Patients taking 3 mg showed reduced wakefulness at night on objective and subjective measures compared with the placebo group.
A randomized, double-blind, multicenter, placebo-controlled study (N=788)6,7 assessed eszopiclone’s safety and efficacy across 6 months in patients with chronic insomnia. Before enrollment, patients slept
SAFETY AND TOLERABILITY
Eszopiclone was well tolerated in preclinical and clinical trials. The most common adverse event was a bitter taste reported by 34% of participants; this prompted 1.7% of patients in one study4 to discontinue eszopiclone, compared with 0.5% of patients taking placebo. Other common adverse effects included:
- daytime somnolence, (8% prevalence, 2.2% dropout rate
- depression (1% dropout rate).4
Few significant interactions between eszopiclone and other drugs have been reported. However:
- Increased sedation and decreased psychomotor functioning were observed with eszopiclone, 3 mg, and olanzapine, 10 mg.
- Drugs that inhibit (eg, ketoconazole) or induce (eg, rifampicin) the CYP 3A4 isoenzyme may alter eszopiclone levels.8
- A possible drug-drug interaction between eszopiclone and alcohol, 0.7 g/kg, decreased psychomotor performance for up to 4 hours after alcohol use.8
No significant drug-drug interactions were reported between eszopiclone and paroxetine or lorazepam.4
In another case, the parent compound zopiclone given concomitantly with trimipramine decreased both drugs’ bioavailability but did not noticeably change either drug’s clinical effect.9 As eszopiclone and zopiclone are chemically similar, be careful when giving eszopiclone to patients taking trimipramine or similar medications, such as tricyclic antidepressants.

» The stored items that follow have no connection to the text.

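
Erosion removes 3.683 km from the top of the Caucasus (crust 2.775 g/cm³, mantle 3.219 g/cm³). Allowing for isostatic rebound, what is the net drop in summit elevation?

Rebound u = e ρ_c/ρ_m = 3.683 km × 2.775/3.219 = 3.175 km.
Net surface drop = e − u = 3.683 km − 3.175 km = e (ρ_m − ρ_c)/ρ_m = 0.508 km.

0.508 km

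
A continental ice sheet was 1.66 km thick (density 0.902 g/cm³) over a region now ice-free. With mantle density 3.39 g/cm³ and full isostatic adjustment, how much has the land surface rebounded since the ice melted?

0.442 km

Removing the load lets mantle flow back in; uplift u satisfies ρ_ice t = ρ_m u.
u = t ρ_ice/ρ_m = 1.66 km × 0.902/3.39 = 0.442 km.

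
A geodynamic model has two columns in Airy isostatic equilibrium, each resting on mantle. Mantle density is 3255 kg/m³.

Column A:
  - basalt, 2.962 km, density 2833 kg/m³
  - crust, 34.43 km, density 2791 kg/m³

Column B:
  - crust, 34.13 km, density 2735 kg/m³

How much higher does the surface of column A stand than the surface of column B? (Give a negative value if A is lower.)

For any compensation level in the mantle, the mantle terms cancel and isostasy reduces to e = (Σt_A − Σt_B) − (Σ(ρt)_A − Σ(ρt)_B) / ρ_m.
Σt_A = 37.392 km; Σt_B = 34.13 km; Σ(ρt)_A = 104485.476; Σ(ρt)_B = 93345.55 (in km·kg/m³).
e = (37.392 − 34.13) − (104485.476 − 93345.55) / 3255 = −0.16 km.

−0.16 km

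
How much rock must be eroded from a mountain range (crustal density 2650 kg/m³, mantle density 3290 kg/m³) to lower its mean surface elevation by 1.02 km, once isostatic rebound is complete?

Net drop Δ = e − u = e − e ρ_c/ρ_m = e (ρ_m − ρ_c)/ρ_m.
e = Δ ρ_m/(ρ_m − ρ_c) = 1.02 km × 3290/640 = 5.24 km.

5.24 km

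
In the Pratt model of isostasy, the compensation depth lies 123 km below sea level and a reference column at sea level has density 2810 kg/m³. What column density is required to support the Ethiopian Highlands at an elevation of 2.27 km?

Pratt balance: ρ_ref D = ρ (D + h).
ρ = ρ_ref D/(D + h) = 2810 × 123 km/(123 km + 2.27 km) = 2760 kg/m³.

2760 kg/m³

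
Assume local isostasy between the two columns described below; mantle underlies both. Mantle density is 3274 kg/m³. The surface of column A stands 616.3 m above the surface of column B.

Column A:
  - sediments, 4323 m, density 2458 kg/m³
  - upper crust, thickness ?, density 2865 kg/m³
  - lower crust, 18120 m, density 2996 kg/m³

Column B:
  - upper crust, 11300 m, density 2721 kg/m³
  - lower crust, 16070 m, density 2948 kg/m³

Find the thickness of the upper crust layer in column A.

12100 m

Take the compensation level at the base of the deeper column (depth z_c below the surface of column A) and equate Σ ρ_i t_i down to z_c; mantle fills any gap and the z_c terms cancel.
Column A: 4323×2458 + x×2865 + 18120×2996 + (z_c − 22443 − x)×3274
Column B: 616.3×0 + 11300×2721 + 16070×2948 + (z_c − 616.3 − 27370)×3274
The z_c×3274 term appears on both sides and cancels. Collect the known terms of each column as K = Σ(ρt)_known − 3274 × (depth of known layers): K_A = 64913454 − 3274×22443 = −8564928; K_B = 78121660 − 3274×(616.3 + 27370) = −13505486.2.
Balance: K_A − x×(3274 − 2865) = K_B, so x = (K_A − K_B)/(3274 − 2865) = 4940560/409 = 12100 m.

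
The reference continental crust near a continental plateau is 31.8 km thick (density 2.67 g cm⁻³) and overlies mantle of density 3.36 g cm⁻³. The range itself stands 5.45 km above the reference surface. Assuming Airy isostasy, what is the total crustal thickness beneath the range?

Root depth r = h ρ_c / (ρ_m − ρ_c) = 5.45 km × 2.67 / 0.69 = 21.09 km.
Total thickness = T + h + r = 31.8 km + 5.45 km + 21.09 km = 58.3 km.

58.3 km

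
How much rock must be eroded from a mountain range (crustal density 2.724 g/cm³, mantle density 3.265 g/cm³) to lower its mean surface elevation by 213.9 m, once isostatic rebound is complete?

Net drop Δ = e − u = e − e ρ_c/ρ_m = e (ρ_m − ρ_c)/ρ_m.
e = Δ ρ_m/(ρ_m − ρ_c) = 213.9 m × 3.265/0.541 = 1290 m.

1290 m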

Start eszopiclone at 2 mg HS for adults and titrate to 3 mg as needed. For many patients, 3 mg may suffice as maintenance therapy. The risks and benefits of dosing eszopiclone at >3 mg are not known.
Lower doses are recommended for patients age >65 because of the risk of decreased motor and/or cognitive performance. Give 2 mg for maintenance and 1 mg for difficulty falling asleep. There are no other known contraindications to eszopiclone use.